Trout Amandine
List of Ingredients
Lemon Cream 2 tablespoons butter
1/3 cup sliced almonds, toasted
1/2 cup milk
1 egg yolk
1/2 teaspoon hot sauce
1 cup all-purpose flour
1 teaspoon salt
1 teaspoon pepper
6 (12 ounce) trout fillets
Vegetable oil
Lemon Cream Sauce (see recipe)Recipe
1. Melt butter in a large heavy skillet over low heat. Add almonds. Saute almonds until golden. Remove from skillet and drain on paper towels. Wipe skillet clean.
2. Whisk together milk, egg yolk and hot sauce in shallow dish. Stir together flour, salt and pepper in shallow bowl. Dredge trout fillets in flour moxture. Dip in egg yolk mixture. Dredge trout fillets again in flour mixture, shaking to remove any excess flour mixture.

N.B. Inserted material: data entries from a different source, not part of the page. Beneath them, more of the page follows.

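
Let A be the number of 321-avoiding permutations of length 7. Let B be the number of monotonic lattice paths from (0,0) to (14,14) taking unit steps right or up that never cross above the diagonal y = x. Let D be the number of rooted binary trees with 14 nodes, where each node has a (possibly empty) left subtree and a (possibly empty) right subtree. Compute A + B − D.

429

Permutations of [n] avoiding any single length-3 pattern are counted by C_n; here n = 7. So A = C_7 = 429.
Monotone paths in an n×n grid that stay weakly below the diagonal are counted by C_n; here n = 14. So B = C_14 = 2674440.
There are C_n binary search tree shapes on n keys; with n = 14 that is C_14. So D = C_14 = 2674440.
A + B − D = 429 + 2674440 − 2674440 = 429.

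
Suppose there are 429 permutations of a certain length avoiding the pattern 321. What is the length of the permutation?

7

Permutations of [n] avoiding a fixed length-3 pattern are counted by C_n. The Catalan number equal to 429 is C_7.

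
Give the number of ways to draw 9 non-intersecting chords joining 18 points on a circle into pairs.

4862

Pairing 18 circle points by 9 non-crossing chords gives C_9 matchings.
C_9 = 4862.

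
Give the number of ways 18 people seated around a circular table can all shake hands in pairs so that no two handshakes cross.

With 18 = 2·9 people, non-crossing handshake pairings are non-crossing perfect matchings on a circle, counted by C_9.
C_9 = 4862.

4862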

3. Pour oil into skillet to a depth of 1/4 inch; heat to 375 degrees. Fry trout in batches in oil 3 to 4 minutes on each side or until golden. Serve with Lemon Cream Sauce and sprinkle with almonds.
Yeild: 6 servings
Note:
To keep cooked fish warm while others fry, place on a wire rack in a shallow pan. Place pan in a 200 degree oven.